Happy Thanksgiving Eve! It is a time when many gather with friends and family, sharing time together over a meal. In my family, it’s a long weekend that often involves some combination of cooking, napping, watching football, playing games, taking walks and often spending time with those we don’t get to be around as often as we’d like. It can be a time of deep joy and laughter although as with most family gatherings I know, that doesn’t mean it is entirely absent the occasional tension.
Many extended families used to gather every Sunday night at a grandparent’s home and the telling of stories both old and new was central to those gatherings, often rising to the level of art. Today, shared meals and opportunities for story telling are increasingly rare. Stories require not only tellers but good listeners. For stories to have room and value, we must be committed to being truly present to them and to their tellers. I am reminded of a passage on friendship from poet and author David Whyte, in his book Consolations:
The ultimate touchstone of a friendship is not improvement, neither of the other nor of the self, the ultimate touchstone is witness, the privilege of having been seen by someone and the equal privilege of being granted the sight of the essence of another, to have walked with them and to have believed in them, and sometimes just to have accompanied them for however brief a span, on a journey impossible to accomplish alone.
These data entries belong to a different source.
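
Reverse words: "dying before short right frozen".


Original: "dying before short right frozen"
Words (1..n): dying | before | short | right | frozen
Reversed (n..1): frozen | right | short | before | dying
Result = "frozen right short before dying"


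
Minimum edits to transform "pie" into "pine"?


Word 1: "pie" (length 3)
Word 2: "pine" (length 4)
One optimal edit sequence (insert/delete/substitute each cost 1):
  1. keep 'p'
  2. keep 'i'
  3. insert 'n'  (+1)
  4. keep 'e'
Total edit operations: 1
Edit distance = 1


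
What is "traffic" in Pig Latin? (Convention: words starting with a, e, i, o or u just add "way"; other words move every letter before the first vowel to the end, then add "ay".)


Word: "traffic"
Starts with consonant(s) → move to end, add 'ay'
Consonant cluster: "tr"
Pig Latin = "affictray"


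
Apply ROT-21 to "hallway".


Word: "hallway"
Shift: 21
Each letter → (letter + shift) mod 26:
  'h' (7) + 21 = 2 → 'c'
  'a' (0) + 21 = 21 → 'v'
  'l' (11) + 21 = 6 → 'g'
  'l' (11) + 21 = 6 → 'g'
  'w' (22) + 21 = 17 → 'r'
  'a' (0) + 21 = 21 → 'v'
  'y' (24) + 21 = 19 → 't'
Result = "cvggrvt"


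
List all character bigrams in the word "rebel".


Word: "rebel" (length 5)
Number of bigrams = 5 - 2 + 1 = 4
  Position 0: "re"
  Position 1: "eb"
  Position 2: "be"
  Position 3: "el"
Bigrams = "re", "eb", "be", "el"


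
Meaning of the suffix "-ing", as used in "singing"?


Suffix: -ing
Example: singing (sing + -ing)
Meaning = present participle


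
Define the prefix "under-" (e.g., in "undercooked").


Prefix: under-
Example: undercooked (under- + cooked)
Meaning = insufficient


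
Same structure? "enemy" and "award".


Pattern of "enemy": [0, 1, 0, 2, 3]
Pattern of "award": [0, 1, 0, 2, 3]
Patterns match
Same pattern = Yes


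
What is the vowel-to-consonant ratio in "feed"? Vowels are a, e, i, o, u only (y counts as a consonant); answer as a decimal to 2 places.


Word: "feed"
Vowels (a,e,i,o,u): 2
Consonants: 2
Ratio = 2/2
= 1.00


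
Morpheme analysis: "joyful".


Word: "joyful"
Morphemes: joy + -ful
Each morpheme carries meaning
= 2 morphemes


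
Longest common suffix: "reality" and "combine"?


Word 1: "reality"
Word 2: "combine"
Comparing from end:
  Pos -1: 'y' != 'e' (stop)
LCS = "" (length 0)


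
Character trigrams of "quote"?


Word: "quote" (length 5)
Number of trigrams = 5 - 3 + 1 = 3
  Position 0: "quo"
  Position 1: "uot"
  Position 2: "ote"
Trigrams = "quo", "uot", "ote"


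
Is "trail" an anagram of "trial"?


Word 1: "trial" → sorted: ailrt
Word 2: "trail" → sorted: ailrt
Same letters? ailrt == ailrt
Anagram = Yes


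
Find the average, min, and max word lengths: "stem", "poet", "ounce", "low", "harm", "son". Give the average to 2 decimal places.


Lengths: "stem"=4, "poet"=4, "ounce"=5, "low"=3, "harm"=4, "son"=3
Sum = 23, Count = 6
Average = 23/6 = 3.83
= avg=3.83, min=3, max=5


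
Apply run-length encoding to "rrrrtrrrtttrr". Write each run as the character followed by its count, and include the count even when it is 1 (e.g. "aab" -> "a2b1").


String: "rrrrtrrrtttrr"
Scanning for consecutive runs:
  'r' x 4
  't' x 1
  'r' x 3
  't' x 3
  'r' x 2
RLE = "r4t1r3t3r2"


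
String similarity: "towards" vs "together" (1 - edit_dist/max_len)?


Word 1: "towards" (length 7)
Word 2: "together" (length 8)
One optimal edit sequence:
  1. keep 't'
  2. keep 'o'
  3. insert 'g'  (+1)
  4. substitute 'w' -> 'e'  (+1)
  5. substitute 'a' -> 't'  (+1)
  6. substitute 'r' -> 'h'  (+1)
  7. substitute 'd' -> 'e'  (+1)
  8. substitute 's' -> 'r'  (+1)
Edit distance = 6
Max length = max(7, 8) = 8
Similarity = 1 - 6/8
= 0.2500


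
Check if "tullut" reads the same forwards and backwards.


Word: "tullut"
Reversed: "tullut"
Forward == Backward? tullut == tullut
Palindrome = Yes


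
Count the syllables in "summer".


Word: "summer"
Syllable breakdown: sum | mer
Counting: 2 parts
= 2 syllables


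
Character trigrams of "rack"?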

I encourage you this Thanksgiving to invest in drawing forth stories from those with whom you gather. Get curious about who each person is, what life has been like for them and what has formed the way they see the world today. Ask them about defining moments in their lives, who have been important mentors to them along the way and what they wish they had known that they had to learn the hard way. Be an active and engaged listener, allowing yourself to step into the world as they see it and have known it, recognizing it is by definition different from your own. Listening deeply and compassionately to the stories of others helps us to understand them better, and provides opportunities to learn and grow from their experiences.
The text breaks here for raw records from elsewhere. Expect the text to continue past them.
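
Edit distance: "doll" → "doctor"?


Word 1: "doll" (length 4)
Word 2: "doctor" (length 6)
One optimal edit sequence (insert/delete/substitute each cost 1):
  1. keep 'd'
  2. keep 'o'
  3. insert 'c'  (+1)
  4. insert 't'  (+1)
  5. substitute 'l' -> 'o'  (+1)
  6. substitute 'l' -> 'r'  (+1)
Total edit operations: 4
Edit distance = 4


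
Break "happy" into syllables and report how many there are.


Word: "happy"
Syllable breakdown: hap · py
Counting: 2 parts
= 2 syllables


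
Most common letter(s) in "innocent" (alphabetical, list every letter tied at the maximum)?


Word: "innocent"
Letter counts:
  'c': 1
  'e': 1
  'i': 1
  'n': 3
  'o': 1
  't': 1
Maximum count = 3
Most frequent = 'n' (3 times each)


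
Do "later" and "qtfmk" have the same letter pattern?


Pattern of "later": [0, 1, 2, 3, 4]
Pattern of "qtfmk": [0, 1, 2, 3, 4]
Patterns match
Same pattern = Yes


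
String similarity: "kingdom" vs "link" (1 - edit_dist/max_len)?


Word 1: "kingdom" (length 7)
Word 2: "link" (length 4)
One optimal edit sequence:
  1. substitute 'k' -> 'l'  (+1)
  2. keep 'i'
  3. keep 'n'
  4. delete 'g'  (+1)
  5. delete 'd'  (+1)
  6. delete 'o'  (+1)
  7. substitute 'm' -> 'k'  (+1)
Edit distance = 5
Max length = max(7, 4) = 7
Similarity = 1 - 5/7
= 0.2857


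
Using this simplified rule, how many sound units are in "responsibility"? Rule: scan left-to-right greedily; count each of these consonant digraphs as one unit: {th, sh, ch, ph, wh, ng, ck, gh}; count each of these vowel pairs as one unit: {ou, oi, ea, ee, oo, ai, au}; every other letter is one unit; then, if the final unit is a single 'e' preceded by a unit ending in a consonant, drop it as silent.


Word: "responsibility" (14 letters)
Left-to-right scan:
  1. 'r' (letter)
  2. 'e' (letter)
  3. 's' (letter)
  4. 'p' (letter)
  5. 'o' (letter)
  6. 'n' (letter)
  7. 's' (letter)
  8. 'i' (letter)
  9. 'b' (letter)
  10. 'i' (letter)
  11. 'l' (letter)
  12. 'i' (letter)
  13. 't' (letter)
  14. 'y' (letter)
Units from scan: 14
Sound units = 14 units


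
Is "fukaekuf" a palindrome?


Word: "fukaekuf"
Reversed: "fukeakuf"
Forward == Backward? fukaekuf != fukeakuf
Palindrome = No


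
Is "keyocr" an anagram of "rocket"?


Word 1: "rocket" → sorted: cekort
Word 2: "keyocr" → sorted: cekory
Same letters? cekort != cekory
Anagram = No


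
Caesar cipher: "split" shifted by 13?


Word: "split"
Shift: 13
Each letter → (letter + shift) mod 26:
  's' (18) + 13 = 5 → 'f'
  'p' (15) + 13 = 2 → 'c'
  'l' (11) + 13 = 24 → 'y'
  'i' (8) + 13 = 21 → 'v'
  't' (19) + 13 = 6 → 'g'
Result = "fcyvg"


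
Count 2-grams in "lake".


Word: "lake" (length 4)
Number of 2-grams = length - 2 + 1 = 4 - 2 + 1
= 3


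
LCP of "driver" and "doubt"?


Word 1: "driver"
Word 2: "doubt"
Comparing from start:
  Pos 0: 'd' == 'd'
  Pos 1: 'r' != 'o' (stop)
LCP = "d" (length 1)


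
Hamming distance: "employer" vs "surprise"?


Comparing character by character (same length = 8):
  Pos 0: 'e' vs 's' !=
  Pos 1: 'm' vs 'u' !=
  Pos 2: 'p' vs 'r' !=
  Pos 3: 'l' vs 'p' !=
  Pos 4: 'o' vs 'r' !=
  Pos 5: 'y' vs 'i' !=
  Pos 6: 'e' vs 's' !=
  Pos 7: 'r' vs 'e' !=
Hamming distance = 8


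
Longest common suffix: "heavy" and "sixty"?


Word 1: "heavy"
Word 2: "sixty"
Comparing from end:
  Pos -1: 'y' == 'y'
  Pos -2: 'v' != 't' (stop)
LCS = "y" (length 1)


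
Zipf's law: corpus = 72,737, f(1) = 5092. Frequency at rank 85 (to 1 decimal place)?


Zipf's law: f(r) = f(1) / r
f(1) = 5092
f(85) = 5092 / 85
= 59.9 occurrences


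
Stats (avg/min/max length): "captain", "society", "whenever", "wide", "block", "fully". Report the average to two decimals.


Lengths: "captain"=7, "society"=7, "whenever"=8, "wide"=4, "block"=5, "fully"=5
Sum = 36, Count = 6
Average = 36/6 = 6.00
= avg=6.00, min=4, max=8


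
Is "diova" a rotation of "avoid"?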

It is also quite possible this holiday week is leaving you feeling lonely, whether you are alone or with others. You may be painfully aware of someone’s absence and a heaviness in your heart, knowing you are trying to celebrate with sorrow draped over your shoulders. If so, I encourage you to take the time to enter into your shared stories as well. Whether on your own or with others, take the time to go back through your memories with care and intention, truly savoring them. Sometimes I think we race past memories rather than entering into them fully, allowing ourselves to recall sound and smell and taste and to feel all that they held that first time.
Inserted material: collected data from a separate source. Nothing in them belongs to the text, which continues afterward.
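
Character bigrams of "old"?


Word: "old" (length 3)
Number of bigrams = 3 - 2 + 1 = 2
  Position 0: "ol"
  Position 1: "ld"
Bigrams = "ol", "ld"


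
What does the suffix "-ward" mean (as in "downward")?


Suffix: -ward
As in: downward -> down + -ward
Meaning = in the direction of


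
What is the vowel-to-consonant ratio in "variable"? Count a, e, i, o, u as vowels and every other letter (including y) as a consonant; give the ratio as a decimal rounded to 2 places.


Word: "variable"
Vowels (a,e,i,o,u): 4
Consonants: 4
Ratio = 4/4
= 1.00


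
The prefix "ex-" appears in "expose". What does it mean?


Prefix: ex-
As in: expose -> ex- + pose
Meaning = out / former


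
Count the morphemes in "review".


Word: "review"
Morphemes: re- + view
Each morpheme carries meaning
= 2 morphemes


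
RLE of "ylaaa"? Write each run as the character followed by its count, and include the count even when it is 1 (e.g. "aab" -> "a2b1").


String: "ylaaa"
Scanning for consecutive runs:
  'y' x 1
  'l' x 1
  'a' x 3
RLE = "y1l1a3"


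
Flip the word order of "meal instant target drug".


Original: "meal instant target drug"
Words (1..n): meal | instant | target | drug
Reversed (n..1): drug | target | instant | meal
Result = "drug target instant meal"


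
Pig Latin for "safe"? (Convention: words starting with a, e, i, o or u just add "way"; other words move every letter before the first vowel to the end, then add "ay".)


Word: "safe"
Starts with consonant(s) → move to end, add 'ay'
Consonant cluster: "s"
Pig Latin = "afesay"


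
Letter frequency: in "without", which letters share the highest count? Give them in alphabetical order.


Word: "without"
Letter counts:
  'h': 1
  'i': 1
  'o': 1
  't': 2
  'u': 1
  'w': 1
Maximum count = 2
Most frequent = 't' (2 times each)


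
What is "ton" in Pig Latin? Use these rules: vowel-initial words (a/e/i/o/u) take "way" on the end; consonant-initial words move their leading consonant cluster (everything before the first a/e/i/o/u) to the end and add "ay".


Word: "ton"
Starts with consonant(s) → move to end, add 'ay'
Consonant cluster: "t"
Pig Latin = "ontay"


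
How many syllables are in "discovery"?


Word: "discovery"
Syllable breakdown: dis / cov / er / y
Counting: 4 parts
= 4 syllables


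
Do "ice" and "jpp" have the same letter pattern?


Pattern of "ice": [0, 1, 2]
Pattern of "jpp": [0, 1, 1]
Patterns do not match
Same pattern = No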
As this long weekend concludes, we will enter into Advent. Once again we will spend the next year hearing the stories of our spiritual family, this time primarily through the lens of Matthew and his community of Jesus followers. When we take the time to enter in to the stories of the bible, we hear how those who have gone before have made meaning of the stories they inherited and integrated them with their own life experiences. I hope this year we can enter into those stories in a new way as well.
I hope you will have the opportunity to see the essence of another, and to allow yourself to be seen. If you do cultivate and hear stories throughout this weekend, I hope that you will take a moment to capture some of them either through a recording or by writing down what you remember. I would love to hear them!
Happy Thanksgiving. I am grateful for you. And I hope to see you Sunday.